Former British Prime Minister Tony Blair on Thursday offered a nod of approval to the U.S. government's decision to bail out Wall Street.
"I frankly don't think there was any alternative," Blair, who is an adviser to JPMorgan Chase, told Alex Cohen during a visit to southern California. "When government is faced with a crisis of confidence and that crisis of confidence threatens to overwhelm the system, there come's a point — and this point was reached — when the full force of government, the state has to be put behind the economic system. In that sense, I think Secretary Paulson was right."
He also offered words of support for Sens. Barack Obama and John McCain.
"I think you have two very good people standing to be your president, and I think you actually can take a lot of comfort from that."

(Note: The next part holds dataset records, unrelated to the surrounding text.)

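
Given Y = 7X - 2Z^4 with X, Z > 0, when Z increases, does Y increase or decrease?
Y decreases

Taking the partial derivative:
∂Y/∂Z = -8Z^3

∂Y/∂Z = -8Z^3 < 0 (assuming positive values)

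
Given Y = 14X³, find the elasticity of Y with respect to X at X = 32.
Elasticity = 3

Elasticity = (dY/dX) · (X/Y)

dY/dX = 42·X²
At X = 32: dY/dX = 43008, Y = 458752

Elasticity = 43008 · (32 / 458752) = 3

Interpretation: for a small percentage change in X, the percentage change in Y is approximately 3.00 times as large.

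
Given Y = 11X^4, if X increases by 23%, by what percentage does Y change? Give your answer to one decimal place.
128.9%

For Y = 11X^4:
If X → X(1 + 0.23)
Then Y → Y · (1 + 0.23)^4
     ≈ Y · 2.2889

Percentage change = ((1 + 0.23)^4 − 1) × 100% ≈ 128.9%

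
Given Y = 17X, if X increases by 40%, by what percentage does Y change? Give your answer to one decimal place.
40.0%

For Y = 17X:
If X → X(1 + 0.4)
Then Y → Y · (1 + 0.4)^1
     = Y · 1.4000

Percentage change = ((1 + 0.4)^1 − 1) × 100% = 40.0%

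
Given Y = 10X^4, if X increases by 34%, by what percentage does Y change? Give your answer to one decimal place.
222.4%

For Y = 10X^4:
If X → X(1 + 0.34)
Then Y → Y · (1 + 0.34)^4
     ≈ Y · 3.2242

Percentage change = ((1 + 0.34)^4 − 1) × 100% ≈ 222.4%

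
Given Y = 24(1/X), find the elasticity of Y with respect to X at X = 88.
Elasticity = -1

Elasticity = (dY/dX) · (X/Y)

dY/dX = -24/X²
At X = 88: dY/dX = -3/968, Y = 3/11

Elasticity = (-3/968) · (88 / (3/11)) = -1

Interpretation: for a small percentage change in X, the percentage change in Y is approximately -1.00 times as large.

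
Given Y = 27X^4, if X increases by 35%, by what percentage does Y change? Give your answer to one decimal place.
232.2%

For Y = 27X^4:
If X → X(1 + 0.35)
Then Y → Y · (1 + 0.35)^4
     ≈ Y · 3.3215

Percentage change = ((1 + 0.35)^4 − 1) × 100% ≈ 232.2%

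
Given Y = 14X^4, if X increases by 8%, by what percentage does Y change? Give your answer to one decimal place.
36.0%

For Y = 14X^4:
If X → X(1 + 0.08)
Then Y → Y · (1 + 0.08)^4
     ≈ Y · 1.3605

Percentage change = ((1 + 0.08)^4 − 1) × 100% ≈ 36.0%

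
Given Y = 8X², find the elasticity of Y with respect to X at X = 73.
Elasticity = 2

Elasticity = (dY/dX) · (X/Y)

dY/dX = 16·X
At X = 73: dY/dX = 1168, Y = 42632

Elasticity = 1168 · (73 / 42632) = 2

Interpretation: for a small percentage change in X, the percentage change in Y is approximately 2.00 times as large.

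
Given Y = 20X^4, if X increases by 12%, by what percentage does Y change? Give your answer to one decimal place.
57.4%

For Y = 20X^4:
If X → X(1 + 0.12)
Then Y → Y · (1 + 0.12)^4
     ≈ Y · 1.5735

Percentage change = ((1 + 0.12)^4 − 1) × 100% ≈ 57.4%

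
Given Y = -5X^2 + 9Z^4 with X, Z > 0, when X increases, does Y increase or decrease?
Y decreases

Taking the partial derivative:
∂Y/∂X = -10X

∂Y/∂X = -10X < 0 (assuming positive values)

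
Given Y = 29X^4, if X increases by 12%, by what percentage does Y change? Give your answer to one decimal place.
57.4%

For Y = 29X^4:
If X → X(1 + 0.12)
Then Y → Y · (1 + 0.12)^4
     ≈ Y · 1.5735

Percentage change = ((1 + 0.12)^4 − 1) × 100% ≈ 57.4%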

He would not state his preference for either candidate, however, and refused to offer debate advice.
"I think your election is for you guys," he said.
More than a year after he resigned as British Prime Minister, Blair expressed disdain for the word "retirement."
"It's totally alien to my nature. I think the day you retire is the day you die," he said.
Lately, Blair has been keeping busy with various causes, most prominently, the Middle East peace process, which he called the "single most critical" issue of the moment. Blair is an envoy to Quartet on the Middle East, a mediation group made up of the United Nations, the European Union, the United States and Russia. Recently, the Quartet drew criticism from charitable organizations for failing to make progress.
Blair was quick to disagree.
"I think it's perfectly possible for people to be relentlessly negative about this situation… but I prefer to look at this situation and say there is some course for hope. And actually medium- and long-term, I'm relatively optimistic that can happen," he said.